Honda 3D prints a tiny electric van for a critical mission: delivering cookies

Ronan Glon
Digital Trends
Honda 3D prints a tiny electric van for a critical mission: delivering cookies
Honda has teamed up with a Japanese firm named Kabuku to design, print, and build an electric delivery van named Micro Commuter. It offers 50 miles of range, and it will be used to deliver cookies by a company named Toshimaya.

Honda has teamed up with a Japanese 3D-printing startup named Kabuku to design and build a pint-sized electric vehicle dubbed Micro Commuter.

The Micro Commuter is built on a rigid and lightweight tubular chassis designed in-house by Honda, while the exterior body panels and the panels in the cargo area were all 3D-printed. That doesn’t mean the Micro Commuter is as exciting as a toaster. It features a surprising amount of intricate details including an emblem up front and decorative panels on either side.
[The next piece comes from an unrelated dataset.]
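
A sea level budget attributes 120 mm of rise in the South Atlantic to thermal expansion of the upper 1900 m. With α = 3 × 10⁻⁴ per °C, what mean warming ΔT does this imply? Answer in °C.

ΔT = Δh/(αH) = 0.12 / (3×10⁻⁴ × 1900) ≈ 0.2105 °C

ΔT ≈ 0.21 °C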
Related: Honda’s new CR-V grows up with a sharp design, a nicer interior, and a turbo four

A photo of the Micro Commuter’s bare chassis reveals that it’s a simple, back-to-the-basics machine. Dimensions haven’t been published yet, but it’s narrow enough that a single seat takes up most of the cockpit’s width. It’s equipped with a full instrument cluster, and a small screen on the left side of the three-spoke steering wheel that runs the infotainment system. The placement of the screen might sound odd at first, but keep in mind that Japan is a right-hand-drive market so motorists are accustomed to using their left hand to navigate touch screens in cars.

Power comes from an all-electric drivetrain developed specifically for short-range trips. Technical details are still few and far between, but we know that Honda’s newest battery-powered model offers 50 miles of driving range in ideal driving conditions. That’s plenty for a vehicle that’s not intended to leave crowded urban areas.

The Micro Commuter sounds like a wild, one-off concept designed for the auto show circuit, but Honda explains it was developed for a Japanese company named Toshimaya that makes sake, among other products. The Micro Commuter will be used to deliver a dove-shaped shortbread cookies named Hato sablé, which is Toshimaya’s most famous product.

Want one? You’re out of luck, because as of writing it doesn’t sound like Honda’s life-sized micro machine will be sold to the general public.